Dear readers,
CLUJ has always tried to emphasize a sense of cosmopolitanism in its approach, but such attempts are always tentative, precarious, and necessarily complex. The project of comparison itself poses a challenge to any straightforward way of tying together largely divergent cultural contexts, demanding an engagement with texts that focuses as intently on the nuances of distinctions as it does on the potentially universalizing rhetoric of similarities. Above all, any multiculturally attuned investigation requires a consciously self-critical and carefully self-reflexive analysis—one that evaluates its own methods of inquiry as astutely as it handles its subject matter. The papers in our Spring 2019 issue take up this challenge of comparison, meditating on the category of the global in distinctively experimental and self-conscious ways.
In “Cultural Hegemony and Narrative Strategies of Resistance in Midnight’s Children, Marabou Stork Nightmares, and Muriel at Metropolitan,” Rachel Whitford brings together readings of three texts that deal with questions of marginality in vastly different ways. Her explorations of language reveal a deep engagement with secondary literature, as she brings broader discussions of the difficulties of writing from within an always-already determined imperial system of linguistic power into contact with more localized critical readings. By acknowledging the distinctions between the national traditions and subject positions encoded in the three novels that she dissects, Whitford encourages a transnational understanding of the global that is not founded in simple reification.
While Whitford’s essay brings together literature born out of multiple different struggles against imperial and quasi-imperial power relations, Nicole Bilan’s “Consuming Palestine: The Israeli-Palestinian Conflict in Metropolitan Popular Culture” zeroes in on different modes of resistance along different axes of power within a single conflict. Discussing the work of Dareen Tatour and Yona Wallach, Bilan brings attentive readings to bear on the poems she examines, focusing on their use of affective strategies to aid in constructions of identity. She combines her close readings with a special eye to the instrumentalization of religious discourses, excavating allusions in the poets’ works that infuse their causes with mystical resonances. Ultimately, Bilan turns to questions of power and its relationship to secrecy, considering how Tatour’s Internet presence affects the reception of her work and allows for the generation of a potentially global network of resistance.

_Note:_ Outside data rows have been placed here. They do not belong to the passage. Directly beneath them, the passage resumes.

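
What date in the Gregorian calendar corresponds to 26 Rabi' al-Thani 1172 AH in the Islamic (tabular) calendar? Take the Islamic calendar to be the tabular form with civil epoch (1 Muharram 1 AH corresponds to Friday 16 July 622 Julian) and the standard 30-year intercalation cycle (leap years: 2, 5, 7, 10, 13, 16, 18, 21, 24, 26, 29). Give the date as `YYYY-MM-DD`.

1758-12-27

Both dates share Julian Day Number 2363517; in the Gregorian calendar that is 27 December 1758 CE.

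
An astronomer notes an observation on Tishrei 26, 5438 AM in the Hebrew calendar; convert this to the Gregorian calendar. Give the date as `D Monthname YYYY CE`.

22 October 1677 CE

Both dates share Julian Day Number 2333867; in the Gregorian calendar that is 22 October 1677 CE.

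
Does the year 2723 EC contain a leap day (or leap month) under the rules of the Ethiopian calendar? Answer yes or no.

yes

2723 mod 4 = 3; in the Ethiopian calendar a year is leap when year mod 4 = 3, so it is a leap year.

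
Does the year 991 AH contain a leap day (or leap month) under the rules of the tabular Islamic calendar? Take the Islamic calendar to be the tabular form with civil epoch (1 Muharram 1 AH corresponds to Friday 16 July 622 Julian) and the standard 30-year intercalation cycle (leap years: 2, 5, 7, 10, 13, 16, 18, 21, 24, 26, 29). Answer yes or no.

no

Year 991 AH is year 1 of its 30-year cycle; leap positions are 2, 5, 7, 10, 13, 16, 18, 21, 24, 26, 29, so it is a common year (354 days).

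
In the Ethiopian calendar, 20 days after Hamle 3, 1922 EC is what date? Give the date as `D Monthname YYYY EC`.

23 Hamle 1922 EC

The starting date is JDN 2426168; 2426168 + 20 = 2426188.
JDN 2426188 corresponds to 23 Hamle 1922 EC.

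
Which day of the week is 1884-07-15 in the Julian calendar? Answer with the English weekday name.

Sunday

Equivalently 27 July 1884 Gregorian, JDN 2409385.
Since JDN mod 7 = 6 (0 = Monday), the day is Sunday.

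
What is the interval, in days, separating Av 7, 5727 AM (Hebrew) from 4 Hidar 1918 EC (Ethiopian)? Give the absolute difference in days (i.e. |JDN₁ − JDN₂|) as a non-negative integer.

15248

JDN of the first date = 2439716.
JDN of the second date = 2424468.
|2424468 − 2439716| = 15248.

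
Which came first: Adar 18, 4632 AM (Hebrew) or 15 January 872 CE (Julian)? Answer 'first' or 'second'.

The two dates have Julian Day Numbers 2039618 and 2039570 respectively.
Since 2039570 < 2039618, the second date comes first.

second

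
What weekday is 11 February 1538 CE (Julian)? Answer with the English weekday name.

In the proleptic Gregorian calendar this is 21 February 1538 (JDN 2282854).
2282854 ≡ 0 (mod 7); counting from Monday = 0 gives Monday.

Monday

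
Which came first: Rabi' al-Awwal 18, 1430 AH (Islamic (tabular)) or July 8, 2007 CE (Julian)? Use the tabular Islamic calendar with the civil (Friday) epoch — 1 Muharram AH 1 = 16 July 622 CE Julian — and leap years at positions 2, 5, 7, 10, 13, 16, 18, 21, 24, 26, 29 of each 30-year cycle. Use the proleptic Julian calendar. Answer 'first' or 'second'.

Converting both to JDN: 2454906 vs 2454303; the smaller is the second.

second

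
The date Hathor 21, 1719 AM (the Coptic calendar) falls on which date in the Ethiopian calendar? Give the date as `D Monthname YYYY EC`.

21 Hidar 1995 EC

Julian Day Number of the source date = 2452609.
Converting JDN 2452609 to the Ethiopian calendar gives 21 Hidar 1995 EC.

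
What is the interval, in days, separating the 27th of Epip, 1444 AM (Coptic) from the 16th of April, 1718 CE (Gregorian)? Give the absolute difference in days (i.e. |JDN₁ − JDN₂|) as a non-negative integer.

3760

First date → JDN 2352412; second date → JDN 2348652.
The interval is |2352412 − 2348652| = 3760 days.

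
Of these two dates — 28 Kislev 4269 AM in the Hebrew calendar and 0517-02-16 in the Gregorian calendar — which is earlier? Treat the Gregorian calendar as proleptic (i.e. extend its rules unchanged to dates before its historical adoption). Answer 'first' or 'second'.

first

Converting both to JDN: 1906945 vs 1909937; the smaller is the first.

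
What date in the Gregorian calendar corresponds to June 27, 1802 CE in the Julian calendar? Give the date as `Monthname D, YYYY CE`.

July 9, 1802 CE

At this point the Julian calendar is 12 days behind the Gregorian.
27 June 1802 Julian + 12 days → 9 July 1802 Gregorian.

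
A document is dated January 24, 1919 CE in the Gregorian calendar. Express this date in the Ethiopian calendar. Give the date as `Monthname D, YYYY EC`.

Tir 16, 1911 EC

Both dates share Julian Day Number 2421983; in the Ethiopian calendar that is 16 Tir 1911 EC.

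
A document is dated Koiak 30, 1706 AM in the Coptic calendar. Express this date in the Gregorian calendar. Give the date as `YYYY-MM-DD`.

1990-01-08

Julian Day Number of the source date = 2447900.
Converting JDN 2447900 to the Gregorian calendar gives 8 January 1990 CE.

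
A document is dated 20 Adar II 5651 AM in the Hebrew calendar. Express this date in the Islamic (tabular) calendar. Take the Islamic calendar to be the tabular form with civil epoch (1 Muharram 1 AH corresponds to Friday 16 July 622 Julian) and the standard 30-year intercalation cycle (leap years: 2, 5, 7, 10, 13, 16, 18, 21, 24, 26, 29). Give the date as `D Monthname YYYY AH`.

The source date corresponds to 30 March 1891 in the Gregorian calendar (JDN 2411822).
That day falls on 19 Sha'ban 1308 AH in the tabular Islamic calendar.

19 Sha'ban 1308 AH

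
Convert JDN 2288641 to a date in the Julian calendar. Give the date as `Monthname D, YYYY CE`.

JDN 2288641 is 26 December 1553 in the proleptic Gregorian calendar.
In the Julian calendar that day is December 16, 1553 CE.

December 16, 1553 CE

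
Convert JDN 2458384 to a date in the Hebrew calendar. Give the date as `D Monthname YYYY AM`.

The Gregorian equivalent of JDN 2458384 is 22 September 2018.
In the Hebrew calendar that day is 13 Tishrei 5779 AM.

13 Tishrei 5779 AM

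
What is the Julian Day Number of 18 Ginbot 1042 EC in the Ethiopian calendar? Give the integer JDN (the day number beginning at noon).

2104703

Equivalently 19 May 1050 (proleptic Gregorian).
JDN 2299161 is 15 October 1582 CE (Gregorian); the target day is −194458 days from there, so JDN = 2104703.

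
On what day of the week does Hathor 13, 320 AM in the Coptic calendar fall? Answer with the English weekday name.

This is JDN 1941617 (13 November 603 Gregorian).
JDN 1941617 mod 7 = 6, and JDN 0 was a Monday, so this is a Sunday.

Sunday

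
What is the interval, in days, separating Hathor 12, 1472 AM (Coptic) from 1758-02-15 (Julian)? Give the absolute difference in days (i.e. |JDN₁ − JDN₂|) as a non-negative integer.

829

JDN of the first date = 2362384.
JDN of the second date = 2363213.
|2363213 − 2362384| = 829.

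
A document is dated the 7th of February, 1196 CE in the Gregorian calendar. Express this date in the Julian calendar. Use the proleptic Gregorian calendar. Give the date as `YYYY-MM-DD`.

At this point the Julian calendar is 7 days behind the Gregorian.
7 February 1196 Gregorian − 7 days → 31 January 1196 Julian.

1196-01-31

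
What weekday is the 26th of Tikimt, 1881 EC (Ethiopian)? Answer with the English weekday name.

This is JDN 2410946 (4 November 1888 Gregorian).
2410946 ≡ 6 (mod 7); counting from Monday = 0 gives Sunday.

Sunday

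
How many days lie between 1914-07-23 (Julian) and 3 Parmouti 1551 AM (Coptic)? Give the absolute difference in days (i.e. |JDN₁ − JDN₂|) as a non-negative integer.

28971

First date → JDN 2420350; second date → JDN 2391379.
The interval is |2420350 − 2391379| = 28971 days.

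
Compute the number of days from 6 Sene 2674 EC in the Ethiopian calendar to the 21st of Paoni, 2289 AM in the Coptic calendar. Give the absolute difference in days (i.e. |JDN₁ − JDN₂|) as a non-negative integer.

First date → JDN 2700809; second date → JDN 2661012.
The interval is |2700809 − 2661012| = 39797 days.

39797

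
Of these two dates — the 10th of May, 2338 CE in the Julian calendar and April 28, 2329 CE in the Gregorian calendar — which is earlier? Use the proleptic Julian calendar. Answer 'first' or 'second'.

second

The two dates have Julian Day Numbers 2575142 and 2571827 respectively.
Since 2571827 < 2575142, the second date comes first.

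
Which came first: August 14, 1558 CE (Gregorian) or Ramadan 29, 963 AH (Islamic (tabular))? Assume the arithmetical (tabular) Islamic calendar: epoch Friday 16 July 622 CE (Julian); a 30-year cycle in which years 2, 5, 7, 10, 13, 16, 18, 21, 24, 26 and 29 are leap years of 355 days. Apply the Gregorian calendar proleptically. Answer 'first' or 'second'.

Converting both to JDN: 2290333 vs 2289605; the smaller is the second.

second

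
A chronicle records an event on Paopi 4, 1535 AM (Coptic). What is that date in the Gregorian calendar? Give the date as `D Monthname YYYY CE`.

Both dates share Julian Day Number 2385356; in the Gregorian calendar that is 13 October 1818 CE.

13 October 1818 CE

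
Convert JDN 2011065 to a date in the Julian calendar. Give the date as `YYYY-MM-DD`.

JDN 2011065 is 3 January 794 in the proleptic Gregorian calendar.
In the Julian calendar that day is 0793-12-30.

0793-12-30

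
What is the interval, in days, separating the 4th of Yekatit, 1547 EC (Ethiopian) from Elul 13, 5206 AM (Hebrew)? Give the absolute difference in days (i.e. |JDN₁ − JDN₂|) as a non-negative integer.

JDN of the first date = 2289050.
JDN of the second date = 2249457.
|2249457 − 2289050| = 39593.

39593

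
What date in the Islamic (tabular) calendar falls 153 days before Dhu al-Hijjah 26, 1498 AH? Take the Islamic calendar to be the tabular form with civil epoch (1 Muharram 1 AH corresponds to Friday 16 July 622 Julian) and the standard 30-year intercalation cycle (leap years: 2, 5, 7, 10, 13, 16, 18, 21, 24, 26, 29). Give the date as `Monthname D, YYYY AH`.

Rajab 21, 1498 AH

JDN of Dhu al-Hijjah 26, 1498 AH = 2479277.
2479277 − 153 = 2479124.
JDN 2479124 in the tabular Islamic calendar is Rajab 21, 1498 AH.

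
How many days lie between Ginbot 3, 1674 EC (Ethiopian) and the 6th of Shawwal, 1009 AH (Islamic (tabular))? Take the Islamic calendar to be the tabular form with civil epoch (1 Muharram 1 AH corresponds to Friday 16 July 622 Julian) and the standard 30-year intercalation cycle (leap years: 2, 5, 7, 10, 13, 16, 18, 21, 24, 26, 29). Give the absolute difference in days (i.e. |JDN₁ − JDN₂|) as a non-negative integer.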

In our final paper, “The Global Market of Texts: The Violence of Intertextuality in Roberto Bolaño’s 2666,” Tae Catalina Markey takes up these incipient concerns around information transfer and modes of experiencing text, applying them to questions of international literary exchange. She begins with the paratextual imperative of a Baudelaire quotation that forms the epigraph for Bolano’s work, but her readings quickly open out into a wide-ranging consideration of modern conceptions of information and its relationship to more conventionally literary texts. Looking at the violence that accompanies globalization (perhaps an unsurprising outgrowth from the implicitly and sometimes explicitly colonialist aims of the Age of Exploration), Markey navigates between the literal and the metaphorical to examine the processes by which the traffic of knowledge fuels both desire and disappointment in equal but anticipatory measure.
I would like to extend a final thanks to all of the editors at CLUJ for the knowledge that they have shared with me through their generosity and dedication. I am always impressed by the depths of your insight, your good humor, and your patience with me. Reading with you has been an honor, and getting to know you over the past few semesters has been a pleasure. The journal is in good hands for the year to come, and I wish you all the best of luck in your continued academic, editorial, literary, and personal journeys!